PCH began selling merchandise in 1985[8] with two products. After a Hershey's Chocolate Cookbook and a diet cookbook sold more than other products, the company began expanding into jewelry, media, collectibles, household products, and others.[9]
PCH is a direct-marketing company that sells merchandise and magazine subscriptions and operates several prize-based websites.[12] While best known for the sweepstakes and Prize Patrol it uses to promote its magazine subscriptions,[1][14][39] the majority of the company's revenue is from merchandise.[12] The company has been selling books, media, jewelry, and other consumer items[5] since the 1980s.[9] PCH operates eight websites, including PCH Search and Win, PCH Lotto, PCH Games, PCH Save and Win, and Candystand.[1][12]
The company also sells magazine subscriptions at a discount and advertises subscriptions along with its sweepstakes.[47] It's estimated that companies like PCH keep 75 to 90 percent of the fees from the original subscription, while publishers use the increased distribution to improve circulation numbers and revenue from renewals.[11][48] PCH popularized the idea of using sweepstakes to sell magazine subscriptions in the direct-marketing market and became known by detractors as a producer of junk mail for advertising through mass-mailings.[6][47] Documents filed with the New York State Department in 1993 said that year the company mailed 220 million envelopes. Frequent buyers can receive 30 to 40 mailings a year.[49]

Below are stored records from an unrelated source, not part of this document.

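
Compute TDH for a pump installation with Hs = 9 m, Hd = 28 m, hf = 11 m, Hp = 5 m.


TDH = Hs + Hd + hf + Hp = 9 + 28 + 11 + 5 = 53

53 m


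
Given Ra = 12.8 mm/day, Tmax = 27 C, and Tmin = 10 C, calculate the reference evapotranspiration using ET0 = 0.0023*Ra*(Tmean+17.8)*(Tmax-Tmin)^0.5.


Tmean = (Tmax + Tmin)/2 = (27 + 10)/2 = 18.5
ET0 = 0.0023 * 12.8 * (18.5 + 17.8) * sqrt(27 - 10)
ET0 = 0.0023 * 12.8 * 36.3 * 4.123106

4.4062 mm/day


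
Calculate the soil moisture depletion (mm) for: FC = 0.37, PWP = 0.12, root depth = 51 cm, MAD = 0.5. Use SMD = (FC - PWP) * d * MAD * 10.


SMD = (FC - PWP) * d * MAD * 10
SMD = (0.37 - 0.12) * 51 * 0.5 * 10
SMD = 0.2500 * 51 * 0.5 * 10

63.7500 mm


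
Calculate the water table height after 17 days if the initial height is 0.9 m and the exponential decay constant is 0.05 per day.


m = m0 * exp(-k*t)
m = 0.9 * exp(-0.05 * 17)
m = 0.9 * exp(-0.8500)

0.3847 m


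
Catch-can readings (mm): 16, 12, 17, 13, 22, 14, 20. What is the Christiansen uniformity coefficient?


mean = 16.285714 mm
MAD = 2.897959 mm
CU = (1 - 2.897959/16.285714)*100

82.2055 %


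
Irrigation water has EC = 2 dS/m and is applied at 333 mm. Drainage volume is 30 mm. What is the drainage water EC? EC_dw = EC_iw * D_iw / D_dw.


EC_dw = EC_iw * D_iw / D_dw
EC_dw = 2 * 333 / 30
EC_dw = 666 / 30

22.2000 dS/m


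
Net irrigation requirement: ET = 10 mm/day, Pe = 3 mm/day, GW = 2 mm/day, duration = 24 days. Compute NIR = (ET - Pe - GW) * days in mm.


Daily deficit = ET - Pe - GW = 10 - 3 - 2 = 5 mm/day
NIR = 5 * 24 = 120 mm

120.0000 mm


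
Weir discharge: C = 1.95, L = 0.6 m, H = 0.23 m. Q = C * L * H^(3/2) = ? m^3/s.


Q = C * L * H^(3/2) = 1.95 * 0.6 * 0.23^1.5 = 1.95 * 0.6 * 0.110304

0.1291 m^3/s


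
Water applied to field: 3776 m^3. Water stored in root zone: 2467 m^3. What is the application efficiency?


Ea = V_root / V_field * 100 = 2467 / 3776 * 100 = 65.3337%

65.3337 %


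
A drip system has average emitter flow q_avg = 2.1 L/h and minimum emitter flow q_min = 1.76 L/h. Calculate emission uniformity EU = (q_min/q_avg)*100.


EU = (q_min/q_avg)*100 = (1.76/2.1)*100 = 83.8095%

83.8095 %


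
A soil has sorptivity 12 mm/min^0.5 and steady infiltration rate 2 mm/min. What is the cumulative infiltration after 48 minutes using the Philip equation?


F = S*sqrt(t) + A*t
F = 12*sqrt(48) + 2*48
F = 12*6.928203 + 96

179.1384 mm


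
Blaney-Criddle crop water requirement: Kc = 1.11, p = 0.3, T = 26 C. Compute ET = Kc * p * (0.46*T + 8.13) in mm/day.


ET = Kc * p * (0.46*T + 8.13)
ET = 1.11 * 0.3 * (0.46*26 + 8.13)
ET = 1.11 * 0.3 * 20.0900

6.6900 mm/day


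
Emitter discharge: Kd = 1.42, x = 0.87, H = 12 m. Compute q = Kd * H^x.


q = Kd * H^x = 1.42 * 12^0.87 = 1.42 * 8.687357

12.3360 L/h


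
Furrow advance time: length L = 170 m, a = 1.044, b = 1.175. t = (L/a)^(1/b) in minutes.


t = (L/a)^(1/b)
t = (170/1.044)^(1/1.175)
t = 162.835249^(1/1.175)

76.2674 min


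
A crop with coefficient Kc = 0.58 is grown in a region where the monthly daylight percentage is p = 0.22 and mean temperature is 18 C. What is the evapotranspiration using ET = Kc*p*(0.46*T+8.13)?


ET = Kc * p * (0.46*T + 8.13)
ET = 0.58 * 0.22 * (0.46*18 + 8.13)
ET = 0.58 * 0.22 * 16.4100

2.0939 mm/day


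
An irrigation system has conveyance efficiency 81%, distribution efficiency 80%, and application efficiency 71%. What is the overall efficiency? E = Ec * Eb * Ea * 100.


Ec = 0.81, Eb = 0.8, Ea = 0.71
E = 0.81 * 0.8 * 0.71 * 100 = 46.0080%

46.0080 %


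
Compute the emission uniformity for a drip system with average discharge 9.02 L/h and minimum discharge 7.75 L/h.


EU = (q_min/q_avg)*100 = (7.75/9.02)*100 = 85.9202%

85.9202 %


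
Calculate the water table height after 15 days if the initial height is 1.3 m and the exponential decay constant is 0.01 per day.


m = m0 * exp(-k*t)
m = 1.3 * exp(-0.01 * 15)
m = 1.3 * exp(-0.1500)

1.1189 m


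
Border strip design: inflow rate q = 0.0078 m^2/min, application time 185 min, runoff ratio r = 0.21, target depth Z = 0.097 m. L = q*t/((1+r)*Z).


L = q*t/((1+r)*Z)
L = 0.0078*185/((1+0.21)*0.097)
L = 1.443/0.11737

12.2945 m


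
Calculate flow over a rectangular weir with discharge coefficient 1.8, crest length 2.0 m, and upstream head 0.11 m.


Q = C * L * H^(3/2) = 1.8 * 2.0 * 0.11^1.5 = 1.8 * 2.0 * 0.036483

0.1313 m^3/s


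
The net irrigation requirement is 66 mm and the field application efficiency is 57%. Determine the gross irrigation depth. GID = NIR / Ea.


Ea = 57% = 0.57
GID = NIR / Ea = 66 / 0.57 = 115.7895 mm

115.7895 mm


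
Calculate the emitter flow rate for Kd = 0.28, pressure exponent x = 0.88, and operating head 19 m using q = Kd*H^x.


q = Kd * H^x = 0.28 * 19^0.88 = 0.28 * 13.344527

3.7365 L/h


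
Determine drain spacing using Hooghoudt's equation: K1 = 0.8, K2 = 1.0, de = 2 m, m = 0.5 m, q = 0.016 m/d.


S^2 = 8*K2*de*m/q + 4*K1*m^2/q
S^2 = 8*1.0*2*0.5/0.016 + 4*0.8*0.5^2/0.016
S = sqrt(550.0000)

23.4521 m


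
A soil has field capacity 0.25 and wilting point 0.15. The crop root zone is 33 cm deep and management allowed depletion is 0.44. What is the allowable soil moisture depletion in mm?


SMD = (FC - PWP) * d * MAD * 10
SMD = (0.25 - 0.15) * 33 * 0.44 * 10
SMD = 0.1000 * 33 * 0.44 * 10

14.5200 mm


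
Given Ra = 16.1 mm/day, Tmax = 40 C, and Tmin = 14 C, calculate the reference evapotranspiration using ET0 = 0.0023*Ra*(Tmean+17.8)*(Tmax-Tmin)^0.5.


Tmean = (Tmax + Tmin)/2 = (40 + 14)/2 = 27.0
ET0 = 0.0023 * 16.1 * (27.0 + 17.8) * sqrt(40 - 14)
ET0 = 0.0023 * 16.1 * 44.8 * 5.099020

8.4590 mm/day


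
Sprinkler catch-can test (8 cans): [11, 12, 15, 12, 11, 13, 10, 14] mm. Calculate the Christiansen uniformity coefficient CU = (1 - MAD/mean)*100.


mean = 12.250000 mm
MAD = 1.312500 mm
CU = (1 - 1.312500/12.250000)*100

89.2857 %


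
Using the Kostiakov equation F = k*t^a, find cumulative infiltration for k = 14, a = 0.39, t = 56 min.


F = k * t^a = 14 * 56^0.39
F = 14 * 4.806106

67.2855 mm


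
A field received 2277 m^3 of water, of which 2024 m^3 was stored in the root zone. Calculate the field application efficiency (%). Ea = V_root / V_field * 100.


Ea = V_root / V_field * 100 = 2024 / 2277 * 100 = 88.8889%

88.8889 %


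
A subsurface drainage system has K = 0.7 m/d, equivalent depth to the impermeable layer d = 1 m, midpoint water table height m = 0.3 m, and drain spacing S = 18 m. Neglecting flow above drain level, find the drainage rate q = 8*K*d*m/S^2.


q = 8*K*d*m/S^2
q = 8*0.7*1*0.3/18^2
q = 1.6800 / 324

0.0052 m/d


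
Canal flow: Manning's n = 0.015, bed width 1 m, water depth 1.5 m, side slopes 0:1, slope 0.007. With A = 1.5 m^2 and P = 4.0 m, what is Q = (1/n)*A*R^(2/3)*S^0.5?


R = A/P = 1.5/4.0 = 0.375000
Q = (1/0.015) * 1.5 * 0.375000^(2/3) * 0.007^0.5

4.3508 m^3/s


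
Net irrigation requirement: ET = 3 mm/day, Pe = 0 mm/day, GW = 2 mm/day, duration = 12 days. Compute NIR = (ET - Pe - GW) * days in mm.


Daily deficit = ET - Pe - GW = 3 - 0 - 2 = 1 mm/day
NIR = 1 * 12 = 12 mm

12.0000 mm


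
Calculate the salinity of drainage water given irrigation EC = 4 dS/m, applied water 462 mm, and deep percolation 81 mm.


EC_dw = EC_iw * D_iw / D_dw
EC_dw = 4 * 462 / 81
EC_dw = 1848 / 81

22.8148 dS/m


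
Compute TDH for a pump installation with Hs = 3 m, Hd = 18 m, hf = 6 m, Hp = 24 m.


TDH = Hs + Hd + hf + Hp = 3 + 18 + 6 + 24 = 51

51 m


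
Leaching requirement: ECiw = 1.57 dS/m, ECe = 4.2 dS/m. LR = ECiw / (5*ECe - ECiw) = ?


LR = ECiw / (5*ECe - ECiw)
LR = 1.57 / (5*4.2 - 1.57)
LR = 1.57 / 19.4300

0.0808


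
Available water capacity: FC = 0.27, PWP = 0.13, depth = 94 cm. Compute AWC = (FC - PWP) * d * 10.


AWC = (FC - PWP) * d * 10
AWC = (0.27 - 0.13) * 94 * 10
AWC = 0.1400 * 94 * 10

131.6000 mm


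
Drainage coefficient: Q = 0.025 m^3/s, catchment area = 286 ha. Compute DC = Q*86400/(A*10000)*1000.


DC = Q * 86400 / (A * 10000) * 1000
DC = 0.025 * 86400 / (286 * 10000) * 1000
DC = 2160000.0000 / 2860000

0.7552 mm/day


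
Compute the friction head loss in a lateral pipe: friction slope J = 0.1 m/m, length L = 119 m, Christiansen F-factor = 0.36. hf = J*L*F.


hf = J * L * F = 0.1 * 119 * 0.36 = 4.2840 m

4.2840 m


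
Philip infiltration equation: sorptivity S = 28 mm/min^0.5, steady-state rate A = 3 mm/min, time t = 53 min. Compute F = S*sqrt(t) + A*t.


F = S*sqrt(t) + A*t
F = 28*sqrt(53) + 3*53
F = 28*7.280110 + 159

362.8431 mm


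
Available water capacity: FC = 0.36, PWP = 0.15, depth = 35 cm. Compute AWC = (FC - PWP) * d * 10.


AWC = (FC - PWP) * d * 10
AWC = (0.36 - 0.15) * 35 * 10
AWC = 0.2100 * 35 * 10

73.5000 mm


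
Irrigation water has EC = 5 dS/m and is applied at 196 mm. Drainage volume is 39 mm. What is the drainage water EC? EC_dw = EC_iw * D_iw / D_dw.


EC_dw = EC_iw * D_iw / D_dw
EC_dw = 5 * 196 / 39
EC_dw = 980 / 39

25.1282 dS/m


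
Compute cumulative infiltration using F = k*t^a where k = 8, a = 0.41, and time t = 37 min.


F = k * t^a = 8 * 37^0.41
F = 8 * 4.395039

35.1603 mm


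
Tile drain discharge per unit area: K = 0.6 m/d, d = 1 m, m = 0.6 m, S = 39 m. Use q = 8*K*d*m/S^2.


q = 8*K*d*m/S^2
q = 8*0.6*1*0.6/39^2
q = 2.8800 / 1521

0.0019 m/d


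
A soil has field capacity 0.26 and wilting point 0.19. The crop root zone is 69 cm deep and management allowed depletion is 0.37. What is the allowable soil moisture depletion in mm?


SMD = (FC - PWP) * d * MAD * 10
SMD = (0.26 - 0.19) * 69 * 0.37 * 10
SMD = 0.0700 * 69 * 0.37 * 10

17.8710 mm


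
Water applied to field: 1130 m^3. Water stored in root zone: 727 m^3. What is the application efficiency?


Ea = V_root / V_field * 100 = 727 / 1130 * 100 = 64.3363%

64.3363 %


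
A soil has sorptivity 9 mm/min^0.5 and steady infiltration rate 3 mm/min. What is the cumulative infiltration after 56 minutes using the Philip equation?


F = S*sqrt(t) + A*t
F = 9*sqrt(56) + 3*56
F = 9*7.483315 + 168

235.3498 mm


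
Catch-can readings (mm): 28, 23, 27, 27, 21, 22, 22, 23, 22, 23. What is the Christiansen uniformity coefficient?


mean = 23.800000 mm
MAD = 2.120000 mm
CU = (1 - 2.120000/23.800000)*100

91.0924 %


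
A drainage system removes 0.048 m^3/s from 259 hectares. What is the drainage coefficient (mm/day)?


DC = Q * 86400 / (A * 10000) * 1000
DC = 0.048 * 86400 / (259 * 10000) * 1000
DC = 4147200.0000 / 2590000

1.6012 mm/day


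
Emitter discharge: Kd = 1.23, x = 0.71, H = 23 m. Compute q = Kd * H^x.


q = Kd * H^x = 1.23 * 23^0.71 = 1.23 * 9.264602

11.3955 L/h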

By 2024, direct mail and product sales were discontinued.[50][51]
Although PCH advertises its sweepstakes along with magazine subscriptions, no purchase is necessary to enter or win.[citation needed] In 1995, PCH began the tradition of announcing winners of its $10 million prize just after the Super Bowl.[52] As of 2012, $225 million in prizes have been distributed.[9] Some of its larger prizes are for $5,000 a week for life,[53] or $10 million.[54] Prizes can also range from $1 Amazon gift cards to $2,500, $1 million or $3 million.[55] The larger cash prizes are paid in installments, typically with a balloon payment at 30 years,[56] reducing the present value of prizes to much less than their nominal values. In August 2024, "early look" prizes were eliminated.[57]
According to the official rules, as of June 2020, the odds of winning "$5,000 a Week for Life" in Giveaway 16000 are 1 in 6.2 billion.[58]
The Prize Patrol surprises sweepstakes winners at their homes, work, or other locations with cash prizes capturing the event on video.[8] Since their introduction in 1989, these reality TV-style videos of prize-winners surprised at their doorstep with checks for $1,000 to $10 million have been used in widely broadcast television commercials, and, more recently, in the company's online acquisition efforts, websites and social media communications.[8][12][27][59] In 2013, a $5 million television campaign modified the traditional prize patrol commercial by digitally altering video from classic sitcoms like The Brady Bunch and Gilligan's Island to show the prize patrol visiting characters in the show.[59] Major winners are never contacted in advance; any letters, telephone calls, and social media messages claiming that a person may have already won a major prize, or claiming that they need to pay a fee to collect the prize, are always scams.[60]
The Prize Patrol has made in-person appearances or delivered prizes on TV programs including The Oprah Winfrey Show,[61] The Price Is Right,[62][63] and Let's Make a Deal. Their surprise winning moments have been spoofed by Jay Leno,[64] Conan O'Brien,[65] and the cast of Saturday Night Live;[66] woven into the plots of movies such as Let's Go to Prison,[67][68] The Sentinel,[69] and Knight and Day;[70][71] and Early Edition. They have been the subject of cartoons.[9]
In the summer of 2020 Marie Osmond became a spokesperson for Publishers Clearing House with television and online advertisements as well as direct-to-home mailings. In January 2021, Steve Harvey made his debut in television commercials as a spokesperson for PCH.
Publishers Clearing House claims that "Through charitable trusts created by [their] founders, more than 40% of the company profits benefit community organizations."[72]